Two proposals have been introduced recently that would make changes to the current workers’ compensation program in Wisconsin.
Worker’s Compensation Advisory Council (WCAC) Proposal
Last month, the WCAC negotiated several proposed changes to the workers’ compensation program that were agreed upon by both labor and management representatives.
The Department of Workforce Development (DWD) is working to put these changes into a draft bill that will be reviewed and is likely to receive final approval by the WCAC in December or early January. Once the draft is approved by the WCAC, it will be forwarded to the Legislature for consideration.

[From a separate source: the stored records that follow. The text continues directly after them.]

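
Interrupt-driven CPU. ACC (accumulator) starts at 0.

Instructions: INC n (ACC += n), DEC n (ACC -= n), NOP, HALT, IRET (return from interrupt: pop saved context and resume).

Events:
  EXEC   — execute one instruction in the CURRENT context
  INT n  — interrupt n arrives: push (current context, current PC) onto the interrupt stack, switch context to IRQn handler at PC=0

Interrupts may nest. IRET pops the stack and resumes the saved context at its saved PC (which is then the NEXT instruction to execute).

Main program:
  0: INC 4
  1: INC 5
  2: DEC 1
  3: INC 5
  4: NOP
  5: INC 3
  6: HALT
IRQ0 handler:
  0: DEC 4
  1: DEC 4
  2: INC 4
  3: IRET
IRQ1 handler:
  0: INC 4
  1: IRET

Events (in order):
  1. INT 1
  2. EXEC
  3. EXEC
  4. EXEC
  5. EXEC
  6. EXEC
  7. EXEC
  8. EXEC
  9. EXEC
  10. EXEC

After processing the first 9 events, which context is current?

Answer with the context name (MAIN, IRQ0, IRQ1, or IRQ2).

Event 1 (INT 1): INT 1 arrives: push (MAIN, PC=0), enter IRQ1 at PC=0 (depth now 1)
Event 2 (EXEC): [IRQ1] PC=0: INC 4 -> ACC=4
Event 3 (EXEC): [IRQ1] PC=1: IRET -> resume MAIN at PC=0 (depth now 0)
Event 4 (EXEC): [MAIN] PC=0: INC 4 -> ACC=8
Event 5 (EXEC): [MAIN] PC=1: INC 5 -> ACC=13
Event 6 (EXEC): [MAIN] PC=2: DEC 1 -> ACC=12
Event 7 (EXEC): [MAIN] PC=3: INC 5 -> ACC=17
Event 8 (EXEC): [MAIN] PC=4: NOP
Event 9 (EXEC): [MAIN] PC=5: INC 3 -> ACC=20

Answer: MAIN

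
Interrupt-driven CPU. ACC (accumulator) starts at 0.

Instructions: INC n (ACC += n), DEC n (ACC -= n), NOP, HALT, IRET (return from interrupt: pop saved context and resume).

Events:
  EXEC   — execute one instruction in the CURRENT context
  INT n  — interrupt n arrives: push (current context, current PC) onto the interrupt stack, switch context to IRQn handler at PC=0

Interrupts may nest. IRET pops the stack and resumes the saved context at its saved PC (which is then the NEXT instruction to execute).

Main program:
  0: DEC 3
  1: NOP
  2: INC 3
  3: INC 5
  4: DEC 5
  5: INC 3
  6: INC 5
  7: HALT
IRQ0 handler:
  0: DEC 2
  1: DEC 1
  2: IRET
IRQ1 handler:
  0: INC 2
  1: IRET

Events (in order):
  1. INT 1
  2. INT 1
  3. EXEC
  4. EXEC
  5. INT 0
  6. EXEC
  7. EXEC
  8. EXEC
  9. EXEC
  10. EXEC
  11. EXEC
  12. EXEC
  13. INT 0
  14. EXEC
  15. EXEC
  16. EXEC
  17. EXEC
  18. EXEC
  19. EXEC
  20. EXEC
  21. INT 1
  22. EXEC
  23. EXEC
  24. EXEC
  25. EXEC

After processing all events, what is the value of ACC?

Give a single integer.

Answer: 8

Derivation:
Event 1 (INT 1): INT 1 arrives: push (MAIN, PC=0), enter IRQ1 at PC=0 (depth now 1)
Event 2 (INT 1): INT 1 arrives: push (IRQ1, PC=0), enter IRQ1 at PC=0 (depth now 2)
Event 3 (EXEC): [IRQ1] PC=0: INC 2 -> ACC=2
Event 4 (EXEC): [IRQ1] PC=1: IRET -> resume IRQ1 at PC=0 (depth now 1)
Event 5 (INT 0): INT 0 arrives: push (IRQ1, PC=0), enter IRQ0 at PC=0 (depth now 2)
Event 6 (EXEC): [IRQ0] PC=0: DEC 2 -> ACC=0
Event 7 (EXEC): [IRQ0] PC=1: DEC 1 -> ACC=-1
Event 8 (EXEC): [IRQ0] PC=2: IRET -> resume IRQ1 at PC=0 (depth now 1)
Event 9 (EXEC): [IRQ1] PC=0: INC 2 -> ACC=1
Event 10 (EXEC): [IRQ1] PC=1: IRET -> resume MAIN at PC=0 (depth now 0)
Event 11 (EXEC): [MAIN] PC=0: DEC 3 -> ACC=-2
Event 12 (EXEC): [MAIN] PC=1: NOP
Event 13 (INT 0): INT 0 arrives: push (MAIN, PC=2), enter IRQ0 at PC=0 (depth now 1)
Event 14 (EXEC): [IRQ0] PC=0: DEC 2 -> ACC=-4
Event 15 (EXEC): [IRQ0] PC=1: DEC 1 -> ACC=-5
Event 16 (EXEC): [IRQ0] PC=2: IRET -> resume MAIN at PC=2 (depth now 0)
Event 17 (EXEC): [MAIN] PC=2: INC 3 -> ACC=-2
Event 18 (EXEC): [MAIN] PC=3: INC 5 -> ACC=3
Event 19 (EXEC): [MAIN] PC=4: DEC 5 -> ACC=-2
Event 20 (EXEC): [MAIN] PC=5: INC 3 -> ACC=1
Event 21 (INT 1): INT 1 arrives: push (MAIN, PC=6), enter IRQ1 at PC=0 (depth now 1)
Event 22 (EXEC): [IRQ1] PC=0: INC 2 -> ACC=3
Event 23 (EXEC): [IRQ1] PC=1: IRET -> resume MAIN at PC=6 (depth now 0)
Event 24 (EXEC): [MAIN] PC=6: INC 5 -> ACC=8
Event 25 (EXEC): [MAIN] PC=7: HALT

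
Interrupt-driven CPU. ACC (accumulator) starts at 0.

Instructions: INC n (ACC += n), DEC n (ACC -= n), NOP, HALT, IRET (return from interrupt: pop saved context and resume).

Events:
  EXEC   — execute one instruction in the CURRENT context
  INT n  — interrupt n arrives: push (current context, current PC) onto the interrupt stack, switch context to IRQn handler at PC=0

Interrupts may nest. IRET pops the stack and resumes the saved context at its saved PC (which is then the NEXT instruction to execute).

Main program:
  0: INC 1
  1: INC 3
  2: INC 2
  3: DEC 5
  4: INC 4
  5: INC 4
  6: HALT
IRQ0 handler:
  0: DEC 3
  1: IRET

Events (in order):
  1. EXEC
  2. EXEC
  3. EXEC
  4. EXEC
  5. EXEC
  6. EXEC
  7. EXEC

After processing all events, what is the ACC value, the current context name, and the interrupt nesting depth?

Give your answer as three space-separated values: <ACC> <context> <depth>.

Event 1 (EXEC): [MAIN] PC=0: INC 1 -> ACC=1
Event 2 (EXEC): [MAIN] PC=1: INC 3 -> ACC=4
Event 3 (EXEC): [MAIN] PC=2: INC 2 -> ACC=6
Event 4 (EXEC): [MAIN] PC=3: DEC 5 -> ACC=1
Event 5 (EXEC): [MAIN] PC=4: INC 4 -> ACC=5
Event 6 (EXEC): [MAIN] PC=5: INC 4 -> ACC=9
Event 7 (EXEC): [MAIN] PC=6: HALT

Answer: 9 MAIN 0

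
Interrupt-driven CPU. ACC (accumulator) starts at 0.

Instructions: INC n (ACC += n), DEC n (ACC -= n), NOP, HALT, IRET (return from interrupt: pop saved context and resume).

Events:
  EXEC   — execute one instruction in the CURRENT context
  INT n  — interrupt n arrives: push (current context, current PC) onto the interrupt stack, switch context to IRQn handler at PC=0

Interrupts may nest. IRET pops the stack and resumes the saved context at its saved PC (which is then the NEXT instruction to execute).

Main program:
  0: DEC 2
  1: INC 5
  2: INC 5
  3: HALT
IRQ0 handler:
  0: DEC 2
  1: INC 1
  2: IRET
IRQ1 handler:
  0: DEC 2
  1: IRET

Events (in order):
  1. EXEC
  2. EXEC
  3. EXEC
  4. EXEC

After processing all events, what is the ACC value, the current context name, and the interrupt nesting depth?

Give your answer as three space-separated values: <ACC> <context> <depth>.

Event 1 (EXEC): [MAIN] PC=0: DEC 2 -> ACC=-2
Event 2 (EXEC): [MAIN] PC=1: INC 5 -> ACC=3
Event 3 (EXEC): [MAIN] PC=2: INC 5 -> ACC=8
Event 4 (EXEC): [MAIN] PC=3: HALT

Answer: 8 MAIN 0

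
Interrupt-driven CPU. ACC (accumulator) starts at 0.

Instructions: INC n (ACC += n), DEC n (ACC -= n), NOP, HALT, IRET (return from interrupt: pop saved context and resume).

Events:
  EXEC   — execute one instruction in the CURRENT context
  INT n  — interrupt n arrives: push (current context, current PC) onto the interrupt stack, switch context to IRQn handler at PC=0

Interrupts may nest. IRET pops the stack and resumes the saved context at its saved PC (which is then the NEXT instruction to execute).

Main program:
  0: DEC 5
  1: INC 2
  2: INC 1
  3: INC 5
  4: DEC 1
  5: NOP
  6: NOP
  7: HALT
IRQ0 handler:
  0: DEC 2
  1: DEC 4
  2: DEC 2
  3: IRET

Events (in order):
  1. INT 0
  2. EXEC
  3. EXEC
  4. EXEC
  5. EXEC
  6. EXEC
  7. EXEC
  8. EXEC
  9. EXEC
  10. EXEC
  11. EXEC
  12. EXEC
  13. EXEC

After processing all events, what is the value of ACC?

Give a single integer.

Event 1 (INT 0): INT 0 arrives: push (MAIN, PC=0), enter IRQ0 at PC=0 (depth now 1)
Event 2 (EXEC): [IRQ0] PC=0: DEC 2 -> ACC=-2
Event 3 (EXEC): [IRQ0] PC=1: DEC 4 -> ACC=-6
Event 4 (EXEC): [IRQ0] PC=2: DEC 2 -> ACC=-8
Event 5 (EXEC): [IRQ0] PC=3: IRET -> resume MAIN at PC=0 (depth now 0)
Event 6 (EXEC): [MAIN] PC=0: DEC 5 -> ACC=-13
Event 7 (EXEC): [MAIN] PC=1: INC 2 -> ACC=-11
Event 8 (EXEC): [MAIN] PC=2: INC 1 -> ACC=-10
Event 9 (EXEC): [MAIN] PC=3: INC 5 -> ACC=-5
Event 10 (EXEC): [MAIN] PC=4: DEC 1 -> ACC=-6
Event 11 (EXEC): [MAIN] PC=5: NOP
Event 12 (EXEC): [MAIN] PC=6: NOP
Event 13 (EXEC): [MAIN] PC=7: HALT

Answer: -6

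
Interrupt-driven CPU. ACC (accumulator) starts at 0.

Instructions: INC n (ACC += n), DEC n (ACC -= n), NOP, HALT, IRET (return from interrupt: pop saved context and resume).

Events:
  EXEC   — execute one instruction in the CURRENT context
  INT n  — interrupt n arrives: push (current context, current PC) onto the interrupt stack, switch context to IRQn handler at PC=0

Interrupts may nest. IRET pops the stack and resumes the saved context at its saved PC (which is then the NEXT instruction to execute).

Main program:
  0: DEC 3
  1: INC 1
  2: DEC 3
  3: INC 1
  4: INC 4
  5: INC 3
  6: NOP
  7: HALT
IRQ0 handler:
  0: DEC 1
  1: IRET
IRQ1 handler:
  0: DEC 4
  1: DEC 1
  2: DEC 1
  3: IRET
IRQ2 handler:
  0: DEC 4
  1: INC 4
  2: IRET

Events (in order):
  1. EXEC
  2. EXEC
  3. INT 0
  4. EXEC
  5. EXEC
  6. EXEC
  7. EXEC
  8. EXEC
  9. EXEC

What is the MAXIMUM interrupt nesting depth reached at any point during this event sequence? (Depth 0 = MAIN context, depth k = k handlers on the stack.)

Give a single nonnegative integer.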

The draft bill’s key policies include:
- Reduces the statute of limitations from 12 to six years
- Apportions the percentage of liability of a permanent disability to that which is due directly to work-related injury
- Applies the existing pharmacy fee schedule to medications dispensed outside a licensed pharmacy
- Limits charges for physician-dispensed drugs to the average wholesale price
- Limits recovery of indemnity benefits if an employee violates the company’s drug or alcohol policy
- Denies temporary total disability when an employee is released to light duty work and later terminated for good cause
- Increases for two years the supplement benefit eligible dates and rates.
- Allows providers to charge a fixed rate of $10 for electronic medical records, not to exceed $100
- Allows prospective orders from an administrative law judge for vocational retraining
- Reinstates statutes that prohibit reduction in temporary disability benefits for vocational retraining for part time work
Assembly Bill 501 (AB 501)
In addition, several state legislators have recently introduced AB 501 which is aimed at addressing potential fraud and abuse in the workers’ compensation system.
Key provisions of the bill include:
- Reduces the statute of limitations from 12 to two years
- Allows for reduction of benefits if an injury is caused by negligence attributed to the employee
- Allows for an offset of benefits by Social Security income, not just Social Security disability income
- Allows for the denial of benefits during a healing period if an employee is brought back to light duty work but is later suspended or terminated for misconduct or substantial fault, as defined by unemployment insurance law
- Prohibits recovery of workers’ comp benefits to an employee who knowingly falsifies their physical condition on an employment application if the employer relies upon this false information for hiring and there is a causal connection between the injury and the false information
- Eliminates the escalation of wages during a renewed period of disability and instead uses the date of injury wage to calculate benefits owed
- Eliminates minimum permanent partial disability ratings when it is shown that no actual impairment resulted from the injury
- Allows prospective retraining orders
- Requires employees who suffered permanent partial disability to resubmit to a medical re-examination every three years for DWD reevaluation
- Requires employers with health benefit plans to provide employees covered by the plan their choice of practitioner within the plan
- Allows employers to direct care for employees not covered by an employer health plan
Now is a good time to hear from you on how these reforms may impact your company. If there are changes that you would like to see, we have an opportunity to work with legislators and through other business associations to amend the bills. Both proposals are likely to begin their way through the Legislative process over the next few months, and we will continue to update you on changes as they develop.